Zinovieva, una niña, excesiva agudeza de los ojos y libertad de no pensar en el tiempo sino en las cosas que duran en la infancia. Porque lo que no se aprende en ella no se sabrá jamás, dice Marina Tsvietáieva, como la mentira que interrumpe todo y establece “la Libertad Vacía” y la niña se lastima con un cuchillo pequeño y pinta con esa sangre la necesidad de ser feliz. Una niña extrema como un tiempo extremo, “el tiempo, como un corazón que pierde un latido, se detuvo… Fue terrorífico”. Una infancia que suele ser un “aburrimiento bien iluminado”, pero los niños son siempre muchos y la zarina está siempre sola: “Yo estoy sola. Tengo que hacer honor al título de zarina” y a los mártires los apalean pero nunca los humillan –dice luego, donde “Rebelión y Furia lucharon”. Y la niña “lloró con los gemidos de un perro” pero pronto una arañita la distrajo: la “falsedad que nos guía”. A los poetas los matan, decía Tsvietáieva, igual que a los judíos y a los negros y los niños no son siempre felices como asegura equivocándose Marx.
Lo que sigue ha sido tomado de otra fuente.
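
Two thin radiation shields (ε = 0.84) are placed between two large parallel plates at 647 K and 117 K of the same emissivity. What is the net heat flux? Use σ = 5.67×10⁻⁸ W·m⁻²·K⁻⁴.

q ≈ 2400 W/m²

Each of the 3 gaps contributes resistance (2/ε − 1) = 2/0.84 − 1 = 1.381; total = 4.143.
q = σ(T₁⁴ − T₂⁴) / 4.143 = 5.67×10⁻⁸ × 1.75×10^11 / 4.143 = 2400 W/m².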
Mientras la niña ya sabe que “nada existe en absoluto”, la madre por las mañanas escribe algo. Diferente a Tsvietáieva (y a Pasternak) cuya madre toca el piano pero la niña, igual a aquella rusa futura, “amaba la adoración, la buscaba”. Igual a Tsvietáieva quiere “algo que no existe en esta tierra. En este frío, en esta oscuridad, extrañeza, soledad, quiero algo que existe y que no existe”. La niña como “un espíritu ruso” se sabe y grita como “la lejana exiliada, sola y desagradable”, un espíritu enamoradizo (“Este amor pasó con rapidez, porque no me gusta cuando la gente me traiciona”) que “No quería un nuevo amor. Amar significa traicionar. ¿Acaso puede un corazón, una vez que ha aprendido cómo traicionar, escapar de su soledad?”. Una niña como alma desdeñosa y valiente, fuerte contra el dolor y la piedad. Que sabe que es irrelevante y todo pensar es horrible. Y claro agrega: “¡Solo puede ser porque siempre llevo todo hasta el último extremo, me retuerzo hasta que llego allí, me giro hasta que llego allí, bailo hasta que llego allí!… Suficiente. No quería pensar. No hay santos ni almas condenadas. No hay más que minutos absurdos. Todos iguales, uno detrás de otro”. Como el tiempo en el Zoo de Berlín de Zoo o cartas de no amor de Shklovski.
Y la niña corre en el trineo, se “mancha la cara (con) la nieve fría que salpica desde los cascos de los caballos. Y el viento estira tu piel sobre tu cara”. Y el perro ladra y el viento da la vuelta. Así, de memoria, recuerdo el fin de Viaje sentimental. Libros de una lírica animal, trágica, destemplada, imprudente, inclemente como el tiempo que siempre nos toca vivir, desafiante, como este libro que leo solo porque me lo dice Tsvietáieva o, en verdad, me lo dice Agustina que lo dice Tsvietáieva.